Globalvia is a Spanish multinational transport infrastructure company that operates in 11 countries across three continents. In June 2022, Globalvia in partnership with Kinetic Group launched a take over bid for the British bus and rail operator Go-Ahead Group. The sale was approved by Go-Ahead's shareholders in August 2022. Globalvia has a 49% shareholding.

Globalvia is owned by OPTrust, PGGM and USS who bought Globalvia in a takeover bid worth Euro 420 million in 2015.

History 
In 2007 Fomento de Construcciones y Contratas (FCC) and Caja Madrid  founded Globivia to unite their shared infrasturce assets under one brand with FCC and Caja Madrid each controlling a 50% stake in the new company.

2008 Globalvia won the private international tender to acquire two highways in Chile and was also awarded a contract in Portugal to build and operate the Transmontana, thus beginning the company's expansion outside of Spain.

The company continued to expand its road infrasturce investments over the years and in 2013 expanded into the rail industry with the purchase of Metro de Sevilla, a light rail system in Seville, Spain. Later that year, Globalvia expanded into Ireland by being awarded a contract managing and operate a 161 highway in Dublin.

In 2015 OPTrusts, Stichting Pensioenfonds Zorg en Welzijn (PGGM) and Universities Superannuation Scheme (USS) purchased Globalvia for a total of Euro 420 million.

December 2016 the company entered the United States by successfully securing the purchase of Pocahontas Parkway located in Richmond, Virginia.

In 2020 the company founded, Openvia to focus on technology and innovation platforms such as Tap&Go, Slora by Globalvia and Meep Sevilla.

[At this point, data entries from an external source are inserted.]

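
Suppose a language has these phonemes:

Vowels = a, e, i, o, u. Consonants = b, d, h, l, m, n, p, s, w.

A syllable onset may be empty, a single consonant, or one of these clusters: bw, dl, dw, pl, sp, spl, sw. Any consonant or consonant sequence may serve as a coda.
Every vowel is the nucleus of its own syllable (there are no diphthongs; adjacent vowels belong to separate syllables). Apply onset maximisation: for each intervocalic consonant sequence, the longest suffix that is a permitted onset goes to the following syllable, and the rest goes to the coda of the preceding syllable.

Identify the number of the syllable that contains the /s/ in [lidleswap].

3

Vowels present: i, e, a; each is a nucleus, giving 3 syllables.
Between /i/ (V1) and /e/ (V2): cluster /dl/ — /dl/ is itself a permitted onset, so the whole cluster goes right; preceding coda = ∅.
Between /e/ (V2) and /a/ (V3): /sw/ — entire cluster is a permitted onset → onset /sw/, coda ∅.
So the parse is li.dle.swap.
The /s/ is in the onset of syllable 3 (/swap/).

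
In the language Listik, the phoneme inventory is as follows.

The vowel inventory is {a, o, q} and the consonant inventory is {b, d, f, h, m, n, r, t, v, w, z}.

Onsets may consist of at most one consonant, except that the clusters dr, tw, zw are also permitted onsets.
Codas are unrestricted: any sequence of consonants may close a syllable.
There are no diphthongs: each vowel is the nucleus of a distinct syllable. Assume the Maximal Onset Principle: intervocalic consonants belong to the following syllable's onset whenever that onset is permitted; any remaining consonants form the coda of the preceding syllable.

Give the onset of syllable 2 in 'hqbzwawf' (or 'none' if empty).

The vowels are q, a — 2 nuclei, so 2 syllables.
V1 /q/ – V2 /a/: cluster /bzw/ — the longest permitted-onset suffix is /zw/; onset = /zw/, preceding coda = /b/.
Syllabification: hqb.zwawf.
Syllable 2 is /zwawf/: onset /zw/, nucleus /a/, coda /wf/.

zw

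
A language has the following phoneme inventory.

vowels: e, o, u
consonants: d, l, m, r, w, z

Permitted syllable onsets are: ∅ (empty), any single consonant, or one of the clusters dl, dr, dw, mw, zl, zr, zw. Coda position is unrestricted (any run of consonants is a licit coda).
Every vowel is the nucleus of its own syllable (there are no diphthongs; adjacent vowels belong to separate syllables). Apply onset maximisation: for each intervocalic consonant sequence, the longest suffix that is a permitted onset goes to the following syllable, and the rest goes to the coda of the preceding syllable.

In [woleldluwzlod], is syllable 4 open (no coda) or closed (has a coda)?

Vowels present: o, e, u, o; each is a nucleus, giving 4 syllables.
σ1/σ2 boundary: just /l/ — single C goes to the following onset.
σ2/σ3 boundary: cluster /ldl/ — the longest permitted-onset suffix is /dl/; onset = /dl/, preceding coda = /l/.
σ3/σ4 boundary: cluster /wzl/ — the longest permitted-onset suffix is /zl/; onset = /zl/, preceding coda = /w/.
Syllabification: wo.lel.dluw.zlod.
Syllable 4 is /zlod/ with coda /d/, so it is closed.

closed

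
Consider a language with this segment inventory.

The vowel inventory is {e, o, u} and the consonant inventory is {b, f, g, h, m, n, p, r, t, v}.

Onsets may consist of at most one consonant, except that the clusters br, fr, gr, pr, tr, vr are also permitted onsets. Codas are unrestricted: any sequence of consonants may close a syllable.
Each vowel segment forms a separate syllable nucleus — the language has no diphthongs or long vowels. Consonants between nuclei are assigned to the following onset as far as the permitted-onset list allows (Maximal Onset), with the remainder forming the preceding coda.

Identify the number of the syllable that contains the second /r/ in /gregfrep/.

2

Nuclei (vowels): e, e → 2 syllables.
Between /e/ (V1) and /e/ (V2): /gfr/ splits as /g/ + /fr/ (/fr/ is the longest suffix that is a licit onset).
Result: greg.frep.
The second /r/ is in the onset of syllable 2 (/frep/).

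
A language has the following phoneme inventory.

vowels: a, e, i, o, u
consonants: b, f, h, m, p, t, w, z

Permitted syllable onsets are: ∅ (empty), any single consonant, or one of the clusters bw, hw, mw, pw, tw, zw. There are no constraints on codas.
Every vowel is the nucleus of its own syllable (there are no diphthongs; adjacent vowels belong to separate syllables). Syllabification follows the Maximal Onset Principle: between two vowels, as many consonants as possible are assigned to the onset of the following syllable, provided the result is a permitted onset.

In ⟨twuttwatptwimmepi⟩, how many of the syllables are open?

2

Nuclei (vowels): u, a, i, e, i → 5 syllables.
/u…a/ gap (V1→V2): /ttw/ — longest licit onset from the right is /tw/, leaving /t/ as coda.
/a…i/ gap (V2→V3): /tptw/; trying suffixes from longest down, /tw/ is the first permitted one, so coda /tp/ | onset /tw/.
/i…e/ gap (V3→V4): cluster /mm/ — the longest permitted-onset suffix is /m/; onset = /m/, preceding coda = /m/.
/e…i/ gap (V4→V5): /p/ → onset of the next syllable (single consonants are always licit onsets).
Result: twut.twatp.twim.me.pi.
Classifying each syllable: /twut/ (closed), /twatp/ (closed), /twim/ (closed), /me/ (open), /pi/ (open).
Open syllables: 2.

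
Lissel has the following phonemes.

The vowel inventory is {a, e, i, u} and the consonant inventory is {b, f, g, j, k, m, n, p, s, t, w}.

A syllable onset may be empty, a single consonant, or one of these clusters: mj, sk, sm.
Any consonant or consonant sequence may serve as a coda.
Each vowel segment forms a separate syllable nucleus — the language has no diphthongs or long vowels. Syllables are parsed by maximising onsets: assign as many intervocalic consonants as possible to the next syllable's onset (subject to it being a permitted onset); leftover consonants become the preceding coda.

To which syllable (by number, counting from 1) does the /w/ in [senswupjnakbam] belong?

Vowels present: e, u, a, a; each is a nucleus, giving 4 syllables.
/e…u/ gap (V1→V2): /nsw/; trying suffixes from longest down, /w/ is the first permitted one, so coda /ns/ | onset /w/.
/u…a/ gap (V2→V3): cluster /pjn/ — the longest permitted-onset suffix is /n/; onset = /n/, preceding coda = /pj/.
/a…a/ gap (V3→V4): /kb/ splits as /k/ + /b/ (/b/ is the longest suffix that is a licit onset).
So the parse is sens.wupj.nak.bam.
The /w/ is in the onset of syllable 2 (/wupj/).

2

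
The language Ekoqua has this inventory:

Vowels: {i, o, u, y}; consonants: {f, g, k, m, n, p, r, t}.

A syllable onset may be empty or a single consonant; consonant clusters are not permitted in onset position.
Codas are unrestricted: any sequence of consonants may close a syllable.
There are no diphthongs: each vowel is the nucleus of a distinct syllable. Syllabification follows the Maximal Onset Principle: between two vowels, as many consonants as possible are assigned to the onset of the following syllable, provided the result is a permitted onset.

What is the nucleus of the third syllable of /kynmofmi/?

i

Vowels present: y, o, i; each is a nucleus, giving 3 syllables.
The third nucleus (vowel 3 from the left) is /i/.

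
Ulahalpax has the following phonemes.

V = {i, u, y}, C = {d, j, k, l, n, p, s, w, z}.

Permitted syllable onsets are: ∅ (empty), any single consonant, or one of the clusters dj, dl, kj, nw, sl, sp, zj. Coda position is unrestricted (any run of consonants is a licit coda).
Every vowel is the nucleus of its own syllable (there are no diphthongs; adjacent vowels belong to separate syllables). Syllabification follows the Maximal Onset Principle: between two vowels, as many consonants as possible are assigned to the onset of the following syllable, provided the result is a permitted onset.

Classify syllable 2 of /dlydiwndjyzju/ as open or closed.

closed

The vowels are y, i, y, u — 4 nuclei, so 4 syllables.
Between /y/ (V1) and /i/ (V2): /d/ is a single consonant, so it becomes the next onset.
Between /i/ (V2) and /y/ (V3): /wndj/ splits as /wn/ + /dj/ (/dj/ is the longest suffix that is a licit onset).
Between /y/ (V3) and /u/ (V4): /zj/ — entire cluster is a permitted onset → onset /zj/, coda ∅.
Result: dly.diwn.djy.zju.
Syllable 2 is /diwn/ with coda /wn/, so it is closed.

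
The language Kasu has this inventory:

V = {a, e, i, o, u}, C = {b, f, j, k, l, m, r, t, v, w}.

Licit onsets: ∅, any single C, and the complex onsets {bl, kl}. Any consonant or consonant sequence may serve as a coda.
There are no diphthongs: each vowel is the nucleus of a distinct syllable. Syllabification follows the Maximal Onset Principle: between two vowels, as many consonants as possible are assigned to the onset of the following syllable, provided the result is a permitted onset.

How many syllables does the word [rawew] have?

Vowels present: a, e; each is a nucleus, giving 2 syllables.

2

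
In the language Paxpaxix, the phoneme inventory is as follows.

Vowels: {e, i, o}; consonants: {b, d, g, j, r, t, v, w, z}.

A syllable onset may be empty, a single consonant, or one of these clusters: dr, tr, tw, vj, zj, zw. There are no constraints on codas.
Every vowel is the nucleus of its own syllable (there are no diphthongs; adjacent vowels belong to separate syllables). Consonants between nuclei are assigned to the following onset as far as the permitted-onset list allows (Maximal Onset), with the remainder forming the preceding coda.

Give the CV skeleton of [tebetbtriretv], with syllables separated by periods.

The vowels are e, e, i, e — 4 nuclei, so 4 syllables.
σ1/σ2 boundary: just /b/ — single C goes to the following onset.
σ2/σ3 boundary: /tbtr/ splits as /tb/ + /tr/ (/tr/ is the longest suffix that is a licit onset).
σ3/σ4 boundary: /r/ is a single consonant, so it becomes the next onset.
Result: te.betb.tri.retv.
Mapping each syllable to C/V: /te/ → CV, /betb/ → CVCC, /tri/ → CCV, /retv/ → CVCC.

CV.CVCC.CCV.CVCC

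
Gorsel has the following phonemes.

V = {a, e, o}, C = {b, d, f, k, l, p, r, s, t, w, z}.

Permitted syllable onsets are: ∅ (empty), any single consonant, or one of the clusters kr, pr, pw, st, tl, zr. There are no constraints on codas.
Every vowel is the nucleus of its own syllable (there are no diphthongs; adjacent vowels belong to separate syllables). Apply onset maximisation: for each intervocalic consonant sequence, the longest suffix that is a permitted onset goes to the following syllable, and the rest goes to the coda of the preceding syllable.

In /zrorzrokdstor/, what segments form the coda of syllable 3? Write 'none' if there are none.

Nuclei (vowels): o, o, o → 3 syllables.
Between /o/ (V1) and /o/ (V2): /rzr/ — longest licit onset from the right is /zr/, leaving /r/ as coda.
Between /o/ (V2) and /o/ (V3): /kdst/ splits as /kd/ + /st/ (/st/ is the longest suffix that is a licit onset).
Putting it together: zror.zrokd.stor.
Syllable 3 is /stor/: onset /st/, nucleus /o/, coda /r/.

r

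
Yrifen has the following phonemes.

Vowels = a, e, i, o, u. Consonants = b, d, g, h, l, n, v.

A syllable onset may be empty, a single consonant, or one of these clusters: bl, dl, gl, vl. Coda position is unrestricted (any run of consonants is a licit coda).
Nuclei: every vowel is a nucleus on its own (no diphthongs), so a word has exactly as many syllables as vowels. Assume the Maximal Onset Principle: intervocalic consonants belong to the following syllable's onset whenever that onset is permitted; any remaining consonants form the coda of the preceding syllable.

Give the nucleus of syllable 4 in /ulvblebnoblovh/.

Nuclei (vowels): u, e, o, o → 4 syllables.
The fourth nucleus (vowel 4 from the left) is /o/.

o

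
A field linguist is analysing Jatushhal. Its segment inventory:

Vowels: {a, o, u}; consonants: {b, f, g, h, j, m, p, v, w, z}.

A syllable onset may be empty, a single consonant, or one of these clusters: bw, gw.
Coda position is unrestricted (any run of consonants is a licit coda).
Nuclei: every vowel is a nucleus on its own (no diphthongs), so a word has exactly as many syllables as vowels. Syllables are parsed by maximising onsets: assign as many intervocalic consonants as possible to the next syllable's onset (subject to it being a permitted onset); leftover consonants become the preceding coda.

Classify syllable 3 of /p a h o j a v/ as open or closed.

Nuclei (vowels): a, o, a → 3 syllables.
Between /a/ (V1) and /o/ (V2): just /h/ — single C goes to the following onset.
Between /o/ (V2) and /a/ (V3): just /j/ — single C goes to the following onset.
Syllabification: pa.ho.jav.
Syllable 3 is /jav/ with coda /v/, so it is closed.

closed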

In 2022 Globalvia in partnership with Australian based multinational bus operator, Kinetic Group, it purchased a 49% stake in the  Go-Ahead Group. Based in the United Kingdom, Go-Ahead operates buses and railway services in the UK, Singapore, Germany, Ireland and Norway.

Operations 
Globalvia operates a number of road infrastructure projects listed below, all of its public transport assets outside of Spain are part of Go-Ahead Group.:

Chile 

 Autopista Costa Arauco 
 Autopista del Aconcagua
 Autopista del Itata
 Autopista Vespucio Norte
 Túnel de San Cristóbal

Ireland 

 Globalvia Jons
 M50 Concession
 N6

United States 

 Pocahontas Parkway

Spain 

 Autopista Central Gallega
 Iryo, a high-speed rail operator
 Concesiones de Madrid
 M-407
 Metro Barajas (Metro de Madrid Line 8)
 Metro de Sevilla
 Metros Ligeros de Madrid
 Ruta de los Pantanos
 Tramvia Metropolità (Barcelona light rail)
 Metro de Madrid Line 9
 Metro Ligero (Light Rail)
 Tranvía de Parla
 AG-55 Autoestradas de Galicia
 AG-57 Autoestradas de Galicia
 AP-15 Audenasa
 AP-66 Aucalsa
 AP-9 Audasa

Portugal 

 Beira Interior
 Transmontana

Costa Rica 

 Ruta 27

United Kingdom 

Through its 49% shareholding in the Go-Ahead Group (UK-based) Globalvia operates public transport networks in the UK, Singapore and Ireland, and railway services in the United Kingdom, Norway and Germany.